DPolG gegen Freigabe von Cannabis

5. August 2015 | Themenbereich: Deutsche Polizeigewerkschaft, Interessenvertretungen, Niedersachsen | Drucken

Die Deutsche Polizeigewerkschaft (DPolG) in Niedersachsen warnt vor einer Freigabe von Cannabis. Landesvorsitzender Thomas Kliewer kritisierte die Pläne der neugewählten Bremer Regierung, Cannabis zu legalisieren. Kliewer kritisierte die Pläne der neugewählten Bremer Regierung, Cannabis zu legalisieren. „Diese Debatte verharmlost den Konsum von Cannabis“, erklärte Kliewer gegenüber der Neuen Osnabrücker Zeitung. Gerade die psychische Abhängigkeit dürfe nicht unterschätzt werden. „Das kann bis zu Psychosen führen.

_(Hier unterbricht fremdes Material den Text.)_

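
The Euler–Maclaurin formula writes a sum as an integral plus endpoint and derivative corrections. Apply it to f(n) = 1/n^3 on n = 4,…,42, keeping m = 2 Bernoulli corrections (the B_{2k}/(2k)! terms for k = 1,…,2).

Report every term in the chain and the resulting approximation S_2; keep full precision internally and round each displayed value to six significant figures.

S_2 ≈ 0.0397419

The integral term ∫_4^42 1/x^3 dx = 0.0309666.
Endpoint term: (f(4) + f(42))/2 = (0.0156250 + 1.34975e-05)/2 = 0.00781925.
Integral + boundary = 0.0387858.
Order-1 term: 1/12 · (-9.64104e-07 − (-0.0117188)) = 0.000976482.
After k=1: 0.0397623.
Order-2 term: −1/720 · (-1.09309e-08 − (-0.0146484)) = -2.03450e-05.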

Außerdem ist der Wirkstoffgehalt dieser Rauschmittel mittlerweile deutlich gestiegen“, betonte der Polizeigewerkschafter.

Kliewer betonte, in Deutschland könne die Staatsanwaltschaft schon jetzt bei geringen Mengen zum Eigenverbrauch von einer Strafverfolgung absehen. „Die Polizei ist oft gezwungen, Strafanzeigen zu schreiben, die dann von der Staatsanwaltschaft wegen der geringen menge eingestellt werden“, erklärte Kliewer. „2014 stiegen die Straftten in diesen Bereichen bei Minderjährigen um 20 Prozent.“ Dies binde eine Menge Personal.

„Wir sollten uns vielmehr darüber Gedanken machen, diese Grenze der geringen Menge in bestimmten Bereichen wie Schulen, Jugendzentren oder Spielplätzen abzuschaffen“, verlangte der DPolG-Landesvorsitzende. „Dort sollte Null-Toleranz gelten.“ Das wäre ein klares Signal.
Kliewer sprach sich außerdem für den Ausbau der Präventionsarbeit aus, um Jugendliche noch intensiver über die Gefahren des Drogenkonsums aufzuklären. Auch Niedersachsens Innenminister Boris Pistorius hat sich gegen die Freigabe von Cannabis ausgesprochen. Die Drogenbeauftragte der Bundesregierung, Marlene Mortler, sprach von einem „völlig falschen Signal“.